Vingt coups de fouet pour avoir porté un pantalon

Publié le par pelenop

source : http://www.lessentiel.lu/news/monde/story/22586362

Deux femmes arrêtées en juillet dans un café de Khartoum avec la journaliste soudanaise Loubna Ahmed al-Hussein ont été condamnées jeudi à être fouettées pour tenue "indécente".

"En vertu des preuves montrées en cour, les deux femmes ont porté un pantalon sans porter de voile. La cour les reconnaît donc coupables, conformément à la loi sur l'ordre public", a déclaré le juge Hassan Mohammed Ali, de la Cour de Khartoum-Est. "La peine fixée est de 20 coups de fouet chacune et une amende de 250 livres soudanaises (65 euros). Si l'amende n'est pas payée, ce sera un mois en prison", a ajouté le juge.

Les deux femmes, dont l'identité n'a pas été dévoilée, avaient été arrêtées début juillet dans un café de Khartoum en compagnie de Loubna Ahmed al-Hussein, la journaliste devenue activiste accusée en cour d'avoir porté un pantalon "indécent".

Traitement spécial pour Loubna Ahmed al-Hussein

Loubna Ahmed al-Hussein, dont le procès a défrayé la chronique dans la presse internationale, avait été reconnue coupable début septembre d'avoir porté un pantalon jugé "indécent" par la cour. Elle n'avait pas reçu de coups de fouet comme le prévoit la loi, mais avait été emprisonnée après avoir refusé de payer une amende de quelque 200 dollars américains (135 euros).

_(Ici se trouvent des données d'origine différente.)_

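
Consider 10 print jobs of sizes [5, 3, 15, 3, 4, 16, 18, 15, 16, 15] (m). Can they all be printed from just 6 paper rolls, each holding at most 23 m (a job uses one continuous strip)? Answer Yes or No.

A valid assignment using 6 paper rolls:
  roll 1: 18 + 5 = 23
  roll 2: 16 + 4 + 3 = 23
  roll 3: 16 + 3 = 19
  roll 4: 15 = 15
  roll 5: 15 = 15
  roll 6: 15 = 15
Every load is within 23 m, so 6 paper rolls suffice.

Yes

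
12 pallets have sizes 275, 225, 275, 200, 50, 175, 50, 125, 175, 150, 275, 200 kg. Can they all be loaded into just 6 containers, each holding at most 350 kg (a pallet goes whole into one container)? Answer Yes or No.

No

Total = 2175 kg; ⌈2175/350⌉ = 7.
At least 7 containers are required, but only 6 are allowed.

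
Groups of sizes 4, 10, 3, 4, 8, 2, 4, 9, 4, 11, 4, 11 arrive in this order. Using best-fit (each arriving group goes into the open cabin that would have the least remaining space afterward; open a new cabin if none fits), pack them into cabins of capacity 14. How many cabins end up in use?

  4 → cabin 1 (new)  [load 4/14]
  10 → cabin 1  [load 14/14]
  3 → cabin 2 (new)  [load 3/14]
  4 → cabin 2  [load 7/14]
  8 → cabin 3 (new)  [load 8/14]
  2 → cabin 3  [load 10/14]
  4 → cabin 3  [load 14/14]
  9 → cabin 4 (new)  [load 9/14]
  4 → cabin 4  [load 13/14]
  11 → cabin 5 (new)  [load 11/14]
  4 → cabin 2  [load 11/14]
  11 → cabin 6 (new)  [load 11/14]
6 cabins opened.

6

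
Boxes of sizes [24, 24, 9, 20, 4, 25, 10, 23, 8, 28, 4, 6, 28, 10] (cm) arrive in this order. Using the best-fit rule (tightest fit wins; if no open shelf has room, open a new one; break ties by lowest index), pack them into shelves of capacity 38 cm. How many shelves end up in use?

  24 → shelf 1 (new)  [load 24/38]
  24 → shelf 2 (new)  [load 24/38]
  9 → shelf 1  [load 33/38]
  20 → shelf 3 (new)  [load 20/38]
  4 → shelf 1  [load 37/38]
  25 → shelf 4 (new)  [load 25/38]
  10 → shelf 4  [load 35/38]
  23 → shelf 5 (new)  [load 23/38]
  8 → shelf 2  [load 32/38]
  28 → shelf 6 (new)  [load 28/38]
  4 → shelf 2  [load 36/38]
  6 → shelf 6  [load 34/38]
  28 → shelf 7 (new)  [load 28/38]
  10 → shelf 7  [load 38/38]
7 shelves opened.

7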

L'association des journalistes soudanais avait payé son amende au lendemain du verdict et la jeune femme avait aussitôt été libérée. Dix autres femmes avaient été arrêtées au même moment que Loubna Hussein et les deux femmes reconnues coupables jeudi. Elles avaient reçu dix coups de fouet chacune pour avoir porté un pantalon jugé "indécent" par les autorités.

L'article 152 du code pénal prévoit une peine maximale de 40 coups de fouet pour quiconque "commet un acte indécent, un acte qui viole la moralité publique ou porte des vêtements indécents". Cette loi ne spécifie pas le pantalon comme vêtement indécent, ou même un type particulier de pantalon comme le "jeans", ce qui ouvre la voie à des arrestations et des condamnations aléatoires, regrettent plusieurs associations de défense des droits de l'Homme.